# 1957 Schwinn Jaguar Mark II  Finally Done



## antque (Sep 10, 2012)

Here are photos of my 57 Schwinn Jaguar II, this bike was rescued from the trash. I purchased it from the man,  and took it all apart and cleaned it. The tank decal and paint were too far gone to save. I repainted the tank and put a new decal on the chain guard. The rear light is new, everything else in the bike is original, great westwind tires, all the rest of the paint is in excellent condition. thanks for looking.


----------



## mruiz (Sep 10, 2012)

Can you please post the paint you used and if can be bought in a spay can? Nice job there.
 Mitch


----------



## antque (Sep 10, 2012)

The paint was not to be found. At my local dollar store I found Duplicolor car paint for 50 cents a can. I bought four cans that looked similar and a can of silver. I experimented and found a coat of silver followed by a coat of one shade of green followed by another shade matched almost dead on. This is the only way I could match the paint, and it was hit and miss with the layering of the different shades. I hope this helps.


----------



## DonChristie (Sep 10, 2012)

Looks very nice!!


----------



## HARPO (Sep 12, 2012)

LOVE seeing the before and after shots. I do the same thing, because people just don't realize how bad a bike can look when they see it all cleaned up. THe proof is always in the photos!!


----------



## jhilla68 (Sep 12, 2012)

Looks great!  Love seeing the before & after photos.

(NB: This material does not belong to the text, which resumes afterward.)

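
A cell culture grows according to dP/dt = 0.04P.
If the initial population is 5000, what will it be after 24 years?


The ODE dP/dt = 0.04P has solution P(t) = P(0)e^(0.04t).
Substitute P(0) = 5000 and t = 24: P(24) = 5000 e^(0.96) ≈ 13058.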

I'm scouring around looking for a horn for the tank of my '59 Panther II.


----------



## MagicRat (Sep 12, 2012)

I thought I was the King of the Rattle Cans...

Nice Job.

I Salute You!


----------



## antque (Sep 12, 2012)

thanks for the kind comments. The bike was a labor of love, I enjoy taking a basket case and seeing how good I can make it look, as long as most of the bike and paint are original. Complete restorations are too much work and money today. I've done three and never again.  I'm on to my next project a 1948 westfield, I'll post before and after photos when completed.


----------



## Larmo63 (Sep 12, 2012)

We see these kinds of bikes in the trash around here all the time.

NOT......!


----------



## how (Sep 12, 2012)

I found this in a garbage dumpster behind a tire store


----------